DHCP Enabled, Automatic IPs, Manual DNS and whatnot.
But one ocmputer, with identical settings, and guaranteed working drivers refuses to work unless I give it a manual IP. And even ten it doesn't get internet access. Any ideas what coudl be causing it?
Name:
Anonymous2005-08-08 0:12
By the way, this all happened only after I ran a WPA killer on the computer. Would this have been the cause?
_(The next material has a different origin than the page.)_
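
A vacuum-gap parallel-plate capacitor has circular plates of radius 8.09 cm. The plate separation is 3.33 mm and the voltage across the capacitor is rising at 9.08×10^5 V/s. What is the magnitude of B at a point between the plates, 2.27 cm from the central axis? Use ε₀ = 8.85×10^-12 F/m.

dE/dt = (dV/dt)/d = 2.727×10^8 V/(m·s); I_d = ε₀(πR²)(dE/dt) = (8.85×10^-12)(0.02056)(2.727×10^8) = 4.962×10^-5 A.
For r < R the Ampère–Maxwell law gives B(2πr) = μ₀ I_d (r²/R²), so B = μ₀ I_d r/(2πR²) = (4π×10^-7)(4.962×10^-5)(0.0227)/(2π·0.0809²) = 3.44×10^-11 T.

3.44×10^-11 T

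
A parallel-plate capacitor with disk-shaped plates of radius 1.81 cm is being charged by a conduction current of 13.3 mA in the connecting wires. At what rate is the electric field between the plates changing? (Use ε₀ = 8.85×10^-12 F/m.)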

How do I reverse the effects?
Name:
Anonymous2005-08-08 5:58
Provide more info.
Name:
Anonymous2005-08-08 11:38
Such as?
Name:
Anonymous2005-08-08 12:03
OS, general network setup, etcetera.
I have no trouble with this mess when I let my router assign addresses... but on 386 systems, I manually set the IP address on account of MS TCP/IP being so limited on them.
Name:
Anonymous2005-08-09 19:28
You've definitely got the right drivers? I had a weird issue with XP and a Tamarack network card the other day - XP thought it was an ASound brand card, it appeared to be working, but wouldn't ping correctly or anything. XP was preferring its own ASound drivers to the correct Tamarack drivers because the former were MS certified and the latter not. Had to go through the update drivers using manual selection at stages. I'm just curious as to how you know they're "guaranteed working drivers" - in my experience there's no such thing as "guaranteed"! Just a thought.
Name:
Anonymous2005-08-14 2:36
It was a winSOCK error. I just ran a winsock cleaner thinger.
Name:
Anonymous2005-08-14 5:07
Winsock cleaner thingie? Sounds like something I would never run on my computer.
Name:
Anonymous2005-08-14 6:05
Dirty socks, LOL.
Name:
Anonymous2005-08-14 6:26
I remember when winsock first came out for Windows 3.1. It was on the cover CD of all the magazines and I was like "wtf is this shit?"
Name:
Anonymous2005-08-14 8:06
Trumpet Winsock had a real shitty password encryption. As a kid I broke it, visited a bunch of libraries and copied the strings out of the INI files, and started surfing for pr0n using free internet at home.